Strategiedebatte nach Grundsatzentscheid des Volkes
Dabei ist das geopolitische Wetterleuchten in Osteuropa, im Mittelmeer oder südlich der Sahara unübersehbar. Das Ringen der Grossmächte strapaziert die Einheit der Nato. Bereits heute binden die Konflikte rund um die westeuropäische Wohlstandszone einen beträchtlichen Teil der europäischen Streitkräfte. Noch können sich Alpenländer auf die Schweizer Armee verlassen. Sie verhindert ein Sicherheitsvakuum in einem Schlüsselgelände Europas.
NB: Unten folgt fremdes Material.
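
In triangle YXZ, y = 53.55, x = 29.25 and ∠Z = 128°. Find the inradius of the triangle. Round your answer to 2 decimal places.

7.81

By the law of cosines, z² = y² + x² − 2·y·x·cos Z = 5651.8, so z ≈ 75.179.
Area = ½·y·x·sin Z ≈ 617.15.
Semiperimeter s = (53.55+29.25+75.179)/2 = 78.989.
Inradius = area/s = 617.15/78.989 ≈ 7.813.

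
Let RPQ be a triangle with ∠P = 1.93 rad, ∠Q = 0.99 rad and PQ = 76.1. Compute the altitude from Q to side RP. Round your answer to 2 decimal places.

h_Q ≈ 71.24

The third angle is ∠R = π − ∠P − ∠Q = 0.222 rad.
Law of sines: QR = PQ·sin P/sin R ≈ 324.15.
Law of sines: RP = PQ·sin Q/sin R ≈ 289.47.
Area = ½·PQ·QR·sin Q ≈ 10311.
The altitude from Q has length 2·area/RP ≈ 71.243.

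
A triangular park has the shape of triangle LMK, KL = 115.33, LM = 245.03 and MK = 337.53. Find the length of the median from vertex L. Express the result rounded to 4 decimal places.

m_L ≈ 90.4916

Median from L: ½√(2·KL² + 2·LM² − MK²) ≈ 90.492.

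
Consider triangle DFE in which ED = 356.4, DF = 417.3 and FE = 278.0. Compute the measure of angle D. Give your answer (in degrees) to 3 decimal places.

By the law of cosines, cos D = (ED² + DF² − FE²) / (2·ED·DF) ≈ 0.75265, so ∠D ≈ 41.18°.

41.180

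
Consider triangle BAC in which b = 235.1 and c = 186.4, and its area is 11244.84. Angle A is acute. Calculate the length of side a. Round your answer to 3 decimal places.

121.629

From area = ½·c·b·sin A, we get sin A = 2·area/(c·b) ≈ 0.51320.
Taking the acute solution, ∠A ≈ 30.88°.
Law of cosines then gives a ≈ 121.63.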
Die dreissig schweizerischen F/A-18 wären auch bei erhöhten Spannungen in der Lage, Machtdemonstrationen von Konfliktparteien entschieden entgegenzutreten. Auch wenn die Akteure heute ihre Auseinandersetzung möglichst lange unter der Kriegsschwelle halten wollen, sind kurze Einsätze zur «show of force» möglich – mit erheblichem Eskalationspotenzial bis hin zu einem kurzen, bewaffneten Konflikt.
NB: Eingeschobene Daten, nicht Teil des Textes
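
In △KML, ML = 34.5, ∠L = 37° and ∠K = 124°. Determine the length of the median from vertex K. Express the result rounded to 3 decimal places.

10.384

The third angle is ∠M = 180° − ∠L − ∠K = 19.00°.
Law of sines: LK = ML·sin M/sin K ≈ 13.548.
Law of sines: KM = ML·sin L/sin K ≈ 25.044.
Median from K: ½√(2·LK² + 2·KM² − ML²) ≈ 10.384.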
Die Beschaffung neuer Kampfflugzeuge sollte deshalb nicht isoliert aus innenpolitischer Sicht betrachtet werden, sondern im europäischen Kontext. Bei einem Nein am 27. September würde die Schweiz zur Last für ihre Nachbarländer. Sie wären ab 2030 indirekt auch für den Schutz der Luftsäule über der Schweiz zuständig. Die Armee könnte selbst den Luftpolizeidienst in einer normalen Lage nicht mehr sicherstellen. Sagt das Volk dagegen Ja, leistet die Schweiz auch weiterhin ihren Beitrag zur Sicherheit des Kontinents, indem sie Europa und der Nato im Alpenraum den Rücken freihält. Damit schützt sie mit verhältnismässig wenig Mitteln auch ihre eigene Souveränität im Luftraum. Die Schweizer Armee bleibt Partnerin auf Augenhöhe und sichert sich so die Zusammenarbeit mit befreundeten Luftwaffen.
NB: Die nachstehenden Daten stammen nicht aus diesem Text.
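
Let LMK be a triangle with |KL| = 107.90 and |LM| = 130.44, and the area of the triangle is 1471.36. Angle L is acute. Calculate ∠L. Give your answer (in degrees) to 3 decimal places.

∠L ≈ 12.069°

From area = ½·|KL|·|LM|·sin L, we get sin L = 2·area/(|KL|·|LM|) ≈ 0.20908.
Taking the acute solution, ∠L ≈ 12.07°.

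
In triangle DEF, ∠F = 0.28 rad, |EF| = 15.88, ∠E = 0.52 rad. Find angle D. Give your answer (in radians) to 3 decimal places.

2.342

The third angle is ∠D = π − ∠E − ∠F = 2.342 rad.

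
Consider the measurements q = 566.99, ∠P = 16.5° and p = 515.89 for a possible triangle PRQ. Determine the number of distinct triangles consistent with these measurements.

q·sin P = 566.99·sin(16.5°) ≈ 161.
Since q sin P < p < q (161 < 515.89 < 566.99), two triangles exist.

2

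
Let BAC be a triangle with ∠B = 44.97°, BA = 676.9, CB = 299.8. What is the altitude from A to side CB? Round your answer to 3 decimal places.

By the law of cosines, AC² = CB² + BA² − 2·CB·BA·cos B = 2.6093e+05, so AC ≈ 510.81.
Area = ½·CB·BA·sin B ≈ 71711.
The altitude from A has length 2·area/CB ≈ 478.39.

478.390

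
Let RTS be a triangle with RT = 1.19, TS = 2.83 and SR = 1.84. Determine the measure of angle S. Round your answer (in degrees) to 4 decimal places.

By the law of cosines, cos S = (TS² + SR² − RT²) / (2·TS·SR) ≈ 0.95813, so ∠S ≈ 16.64°.

∠S ≈ 16.6376°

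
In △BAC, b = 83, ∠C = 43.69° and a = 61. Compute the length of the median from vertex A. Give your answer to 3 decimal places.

By the law of cosines, c² = b² + a² − 2·b·a·cos C = 3288, so c ≈ 57.341.
Median from A: ½√(2·c² + 2·b² − a²) ≈ 64.485.

64.485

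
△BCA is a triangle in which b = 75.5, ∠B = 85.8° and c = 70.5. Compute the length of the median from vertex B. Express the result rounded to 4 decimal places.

Law of sines: sin C = c·sin B/b ≈ 0.93127.
Since b ≥ c, only the acute value applies: ∠C ≈ 68.63°.
Then ∠A = 180° − ∠B − ∠C ≈ 25.57°.
Law of sines gives a = b·sin A/sin B ≈ 32.671.
Median from B: ½√(2·c² + 2·a² − b²) ≈ 39.922.

m_B ≈ 39.9218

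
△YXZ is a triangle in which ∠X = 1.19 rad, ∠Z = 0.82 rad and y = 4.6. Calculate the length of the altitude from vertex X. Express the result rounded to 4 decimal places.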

Mit neuen Kampfjets würden diese Kooperationen mit dem Herstellerland weiter vertieft. Der Typenentscheid hat deshalb auch einen politischen Aspekt. Er wird nach der Abstimmung auf der Basis einer Evaluation der Fähigkeiten und Finanzen gefällt. Trotzdem verfängt das linke Argument eines «Blankochecks» nicht. Denn das Parlament könnte die Beschaffung noch immer mit der Rückweisung des Rüstungsprogramms stoppen. Dann müsste der Flugzeugkauf neu beurteilt werden.
Umso mehr lohnt sich aber nach dem Grundsatzentscheid des Volkes eine vertiefte, sicherheitspolitische Strategiedebatte. Die Schweiz ist kein Asterix-Dorf. Moderne Kampfjets lassen sich wegen des internationalen Netzwerkes an Zuliefernden und Lieferketten nicht mehr eindeutig einem Land zuordnen. Trotzdem steht die Schweiz faktisch vor der Entscheidung, mit dem «Eurofighter» oder der «Rafale» einen eher europäischen Weg einzuschlagen, mit der «Super Hornet» oder der F-35 dagegen Teil einer amerikanisch ausgerichteten Rüstungsallianz zu sein. Beide Varianten haben ihre Vor- und Nachteile. Über diese muss die Politik öffentlich streiten. Es geht um die Positionierung der Schweiz als Partnerin innerhalb der westlichen Welt.
Konzeptstreit über den Umgang mit neuen Bedrohungen
Diese Strategiedebatte wäre eine neue Chance, die bewaffnete Neutralität weiterzudenken. Sie soll eine Maxime der schweizerischen Sicherheitspolitik bleiben, muss aber in eine vernetzte Zeit mit komplexen Konfliktformen und neuen Mächtekonstellationen übersetzt werden. Die Investitionen, um die Luftwaffe und überhaupt die Armee à jour zu halten, können auch als Solidarität der Schweiz mit dem bedrängten Konzept des freiheitlich-demokratischen Westens gegen die autoritäre Konkurrenz verstanden werden. Diese Lesart von Sicherheitspolitik hätte auch einen konkreten, politischen Gegenwert, wenn es um die zentralen Fragen der Zusammenarbeit mit den USA oder den europäischen Staaten geht.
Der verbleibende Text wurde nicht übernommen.